RUN pip install *.whl && rm *.whl
Advantages
- Unifies and isolates Poetry and Python environments used for builds
- Automates addition of dependencies and project code
- Project builds have local contexts and
COPY
paths are relative to Dockerfile location - Only installing wheels reduces the size of images
Disadvantages
- Addition of extra host dependencies
- Easy for CI, but local builds become more complicated (could solve with a Makefile?)
- Haven't tested this so no idea if it will actually work
- Python script obscures what's going into container, makes builds less reproducible (Python script dependent on host environment)

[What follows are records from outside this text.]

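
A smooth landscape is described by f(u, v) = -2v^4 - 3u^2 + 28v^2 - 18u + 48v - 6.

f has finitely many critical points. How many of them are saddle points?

1

f separates as a function of u plus a function of v, so ∇f=0 decouples.
∂f/∂u = -6(u + 3) = 0 at u ∈ {-3}; ∂f/∂v = -8(v - 3)(v + 1)(v + 2) = 0 at v ∈ {-2, -1, 3}.
The Hessian is diagonal: diag(f_uu, f_vv). Second derivatives: f_uu(-3)=-6; f_vv(-2)=-40, f_vv(-1)=32, f_vv(3)=-160.
Saddle points occur where the two diagonal entries have opposite signs: (-3, -1). Count: 1.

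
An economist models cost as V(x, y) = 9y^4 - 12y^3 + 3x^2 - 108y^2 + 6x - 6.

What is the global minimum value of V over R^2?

-576

V(x,y) separates as P(x) + Q(y) − 6, so its minimum is min P + min Q − 6.
P'(x) = 6x + 6 vanishes at x ∈ {-1}; Q'(y) = 36y(y - 3)(y + 2) vanishes at y ∈ {-2, 0, 3}.
Local minima of P (where P''>0): P(-1)=-3. Local minima of Q: Q(-2)=-192, Q(3)=-567.
So the global minimum of V is P(-1) + Q(3) − 6 = -3 − 567 − 6 = -576, attained at (-1, 3).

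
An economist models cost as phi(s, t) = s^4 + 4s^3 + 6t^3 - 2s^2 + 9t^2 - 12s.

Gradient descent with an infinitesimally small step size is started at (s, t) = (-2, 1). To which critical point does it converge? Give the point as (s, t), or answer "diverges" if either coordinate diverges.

(-3, 0)

phi is separable, so gradient descent decouples: s follows -∂phi/∂s, t follows -∂phi/∂t.
∂phi/∂s = 4(s - 1)(s + 1)(s + 3); at s=-2 this is 12, so s decreases.
∂phi/∂t = 18t(t + 1); at t=1 this is 36, so t decreases.
s converges to its nearest critical value -3 (a local min of the s-part); t converges to 0. The iterate converges to (-3, 0).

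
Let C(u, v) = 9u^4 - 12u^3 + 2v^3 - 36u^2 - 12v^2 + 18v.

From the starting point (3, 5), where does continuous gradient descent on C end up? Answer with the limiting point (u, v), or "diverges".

C is separable, so gradient descent decouples: u follows -∂C/∂u, v follows -∂C/∂v.
∂C/∂u = 36u(u - 2)(u + 1); at u=3 this is 432, so u decreases.
∂C/∂v = 6(v - 3)(v - 1); at v=5 this is 48, so v decreases.
u converges to its nearest critical value 2 (a local min of the u-part); v converges to 3. The iterate converges to (2, 3).

(2, 3)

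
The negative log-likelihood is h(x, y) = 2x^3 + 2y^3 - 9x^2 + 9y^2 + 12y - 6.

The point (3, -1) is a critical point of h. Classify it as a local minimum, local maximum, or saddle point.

The mixed partial ∂²h/∂x∂y is 0, so the Hessian at any point is diag(h_xx, h_yy) = diag(6(2x - 3), 6(2y + 3)).
At (3, -1): H = diag(18, 6).
Both eigenvalues are positive, so H is positive definite: a local minimum.

local minimum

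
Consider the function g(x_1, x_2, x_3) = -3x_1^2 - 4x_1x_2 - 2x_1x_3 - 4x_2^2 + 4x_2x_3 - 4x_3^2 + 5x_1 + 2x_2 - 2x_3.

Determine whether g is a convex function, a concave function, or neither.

concave

g is quadratic, so its Hessian is the constant matrix H = [[-6, -4, -2], [-4, -8, 4], [-2, 4, -8]].
Leading principal minors: -6, 32, -64.
Signs alternate −, +, − ⇒ H ≺ 0 ⇒ concave.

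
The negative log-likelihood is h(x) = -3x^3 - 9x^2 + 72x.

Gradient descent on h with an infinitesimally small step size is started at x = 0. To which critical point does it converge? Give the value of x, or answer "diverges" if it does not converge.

h'(x) = -9(x - 2)(x + 4), so h'(0) = 72.
Gradient descent moves in the -h' direction, i.e. x is decreasing.
The nearest critical point in that direction is x = -4, where h'' = 54 > 0 (a local minimum). The iterate converges there.

-4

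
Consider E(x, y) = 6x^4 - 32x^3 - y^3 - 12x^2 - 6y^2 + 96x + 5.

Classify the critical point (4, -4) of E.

local minimum

The mixed partial ∂²E/∂x∂y is 0, so the Hessian at any point is diag(E_xx, E_yy) = diag(24(3x^2 - 8x - 1), -6(y + 2)).
At (4, -4): H = diag(360, 12).
Both eigenvalues are positive, so H is positive definite: a local minimum.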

Draft PR tries to create a hybrid of these solutions by doing Makefile install in intermediate image at the top of project-specific Dockerfiles using a global build
container, adding three lines of boiler plate that I can live with (the monorepo example mentioned above actually does something like this in tools/cloudbuild.yaml
).
Currently running into final wheel install issues stemming from poetry/issues#1168. Will keep monitoring this and trying to come up with workarounds as time permits. Monorepo code manages to get around this, but it's not clear to me how.
Note that while draft PR contains Python code for reference, this likely won't be part of final PR both because its unnecessary given the current build structure and is probably bad Docker practice.